Differential equations

They work out the rate constant
k = 1/5 ln(2)
and the exponential is
e^(-kt)
so the -kt exponent is
-kt = -t/5 ln(2) = ln(2^(-t/5)) = ln( (1/2)^(t/5))
Then sub into the differentia equation for V and the e and ln are inverse functions.

Thank you. I understand that but would not have been able to work it out for myself.

I would like to rate you but as you are one of the few people to reply I have to find other before I can press the + again.

NP. Couple of things. Firstly, its unnecessary algebra. You could simply put
V = 20/k - 20/k e^(-kt)
with the value of k youve worked out and hit the calculator.

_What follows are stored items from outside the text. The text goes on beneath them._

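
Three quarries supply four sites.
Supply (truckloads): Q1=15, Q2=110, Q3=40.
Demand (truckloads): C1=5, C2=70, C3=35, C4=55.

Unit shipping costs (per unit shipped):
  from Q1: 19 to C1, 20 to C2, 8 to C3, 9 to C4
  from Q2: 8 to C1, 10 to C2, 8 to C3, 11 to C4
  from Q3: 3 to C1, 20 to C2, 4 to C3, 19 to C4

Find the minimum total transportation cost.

Optimal allocation:
  Q1–C4: 15 × 9 = 135
  Q2–C2: 70 × 10 = 700
  Q2–C4: 40 × 11 = 440
  Q3–C1: 5 × 3 = 15
  Q3–C3: 35 × 4 = 140
Total = 135 + 700 + 440 + 15 + 140 = 1430.

1430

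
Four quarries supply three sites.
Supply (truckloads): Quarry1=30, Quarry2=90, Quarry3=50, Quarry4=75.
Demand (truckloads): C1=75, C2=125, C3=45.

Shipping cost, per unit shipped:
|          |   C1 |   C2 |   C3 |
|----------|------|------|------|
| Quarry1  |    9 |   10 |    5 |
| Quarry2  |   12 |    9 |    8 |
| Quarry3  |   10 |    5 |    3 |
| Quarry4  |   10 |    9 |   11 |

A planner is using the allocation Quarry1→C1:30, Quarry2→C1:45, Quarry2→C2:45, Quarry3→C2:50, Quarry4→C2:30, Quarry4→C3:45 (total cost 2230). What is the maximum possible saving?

Current plan cost = 30·9 + 45·12 + 45·9 + 50·5 + 30·9 + 45·11 = 2230.
Optimal plan:
  Quarry1→C3: 30 × 5 = 150
  Quarry2→C2: 90 × 9 = 810
  Quarry3→C2: 35 × 5 = 175
  Quarry3→C3: 15 × 3 = 45
  Quarry4→C1: 75 × 10 = 750
Optimal cost = 1930.
Saving = 2230 − 1930 = 300.

300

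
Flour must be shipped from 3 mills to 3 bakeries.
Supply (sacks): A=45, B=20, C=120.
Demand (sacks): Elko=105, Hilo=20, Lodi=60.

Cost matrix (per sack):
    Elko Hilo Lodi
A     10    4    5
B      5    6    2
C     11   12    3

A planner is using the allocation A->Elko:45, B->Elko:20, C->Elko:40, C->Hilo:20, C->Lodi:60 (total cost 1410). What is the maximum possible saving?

Current plan cost = 45·10 + 20·5 + 40·11 + 20·12 + 60·3 = 1410.
Optimal plan:
  A->Elko: 25 × 10 = 250
  A->Hilo: 20 × 4 = 80
  B->Elko: 20 × 5 = 100
  C->Elko: 60 × 11 = 660
  C->Lodi: 60 × 3 = 180
Optimal cost = 1270.
Saving = 1410 − 1270 = 140.

140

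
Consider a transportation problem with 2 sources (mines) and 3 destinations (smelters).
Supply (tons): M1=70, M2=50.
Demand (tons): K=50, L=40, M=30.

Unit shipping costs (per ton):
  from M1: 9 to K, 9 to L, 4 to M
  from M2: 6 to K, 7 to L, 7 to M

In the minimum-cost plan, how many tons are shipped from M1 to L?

The minimum-cost plan:
  M1–L: 40 tons
  M1–M: 30 tons
  M2–K: 50 tons
Total cost = 780.
So M1→L carries 40 tons.

40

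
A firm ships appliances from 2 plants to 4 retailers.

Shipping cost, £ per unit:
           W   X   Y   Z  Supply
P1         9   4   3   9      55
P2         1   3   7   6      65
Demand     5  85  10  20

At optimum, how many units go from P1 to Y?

10

Optimal shipments:
  P1–X: 45 × £4 = £180
  P1–Y: 10 × £3 = £30
  P2–W: 5 × £1 = £5
  P2–X: 40 × £3 = £120
  P2–Z: 20 × £6 = £120
Total cost = £455.
So P1→Y carries 10 units.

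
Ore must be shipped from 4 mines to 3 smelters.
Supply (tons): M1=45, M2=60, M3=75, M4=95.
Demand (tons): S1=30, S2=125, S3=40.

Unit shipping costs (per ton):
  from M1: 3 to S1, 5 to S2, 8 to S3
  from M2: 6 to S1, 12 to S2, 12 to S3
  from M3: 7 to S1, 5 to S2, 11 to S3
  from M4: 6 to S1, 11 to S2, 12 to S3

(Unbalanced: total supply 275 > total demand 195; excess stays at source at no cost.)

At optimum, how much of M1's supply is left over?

Minimum-cost shipments:
  M1->S2: 45 tons
  M2->S1: 30 tons
  M3->S2: 75 tons
  M4->S2: 5 tons
  M4->S3: 40 tons
Total cost = 1315.
M1 ships 45 of its 45, leaving 0.

0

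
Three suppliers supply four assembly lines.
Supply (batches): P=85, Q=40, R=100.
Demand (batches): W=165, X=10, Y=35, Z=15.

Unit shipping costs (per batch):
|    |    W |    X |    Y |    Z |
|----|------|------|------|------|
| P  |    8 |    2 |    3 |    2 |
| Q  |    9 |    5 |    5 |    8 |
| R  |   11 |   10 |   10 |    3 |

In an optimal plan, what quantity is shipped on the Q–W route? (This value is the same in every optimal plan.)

Solving gives:
  P->W: 40 × 8 = 320
  P->X: 10 × 2 = 20
  P->Y: 35 × 3 = 105
  Q->W: 40 × 9 = 360
  R->W: 85 × 11 = 935
  R->Z: 15 × 3 = 45
Total cost = 1785.
So Q→W carries 40 batches.

40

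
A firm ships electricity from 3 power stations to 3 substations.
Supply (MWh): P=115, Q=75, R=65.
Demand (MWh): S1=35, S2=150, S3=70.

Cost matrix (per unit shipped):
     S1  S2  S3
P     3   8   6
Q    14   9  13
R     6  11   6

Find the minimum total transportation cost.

An optimal shipping plan:
  P->S1: 35 × 3 = 105
  P->S2: 75 × 8 = 600
  P->S3: 5 × 6 = 30
  Q->S2: 75 × 9 = 675
  R->S3: 65 × 6 = 390
Total = 105 + 600 + 30 + 675 + 390 = 1800.
(Supply check: P ships 115; Q ships 75; R ships 65.)

1800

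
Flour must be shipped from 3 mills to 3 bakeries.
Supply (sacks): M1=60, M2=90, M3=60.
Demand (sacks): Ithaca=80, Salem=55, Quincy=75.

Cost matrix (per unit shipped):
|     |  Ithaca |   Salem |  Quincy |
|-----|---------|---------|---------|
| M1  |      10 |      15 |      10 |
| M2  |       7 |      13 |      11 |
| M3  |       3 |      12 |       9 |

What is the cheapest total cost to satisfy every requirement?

A cheapest plan:
  M1->Quincy: 60 sacks
  M2->Ithaca: 20 sacks
  M2->Salem: 55 sacks
  M2->Quincy: 15 sacks
  M3->Ithaca: 60 sacks
Total cost = 1800.

1800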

Secondly, you can always write an exponentiall
e^(kt) = a^t
for some base a. Here k can be positive or negative. The scalar k is just scaling time, just as the value of the base a does. Youo can always write a in terms of k or vice versa which is "simply" all theyve done here and a=(1/2)^(1/5), so the fifth root of 1/2 which is a bit less than 1. So its a slowly decaying exponential which corresponds to k being negative and close to zero..

For the latter point, having an idea that you can write it in either form is arguably the most important thing, after that its just a bit of tedious algebra to transform k <-> a.

Thirdly, you could note that t=5 is the half life of the process as dv/dt goes from 20->10. So for t=10, this must represent a decay to (1/2)^2 = 1/4 of the initial value, hence the 1/4 multiplier near the bottom. After t=15, it would be 1/8 etc ... Saves a fair bit of heartache.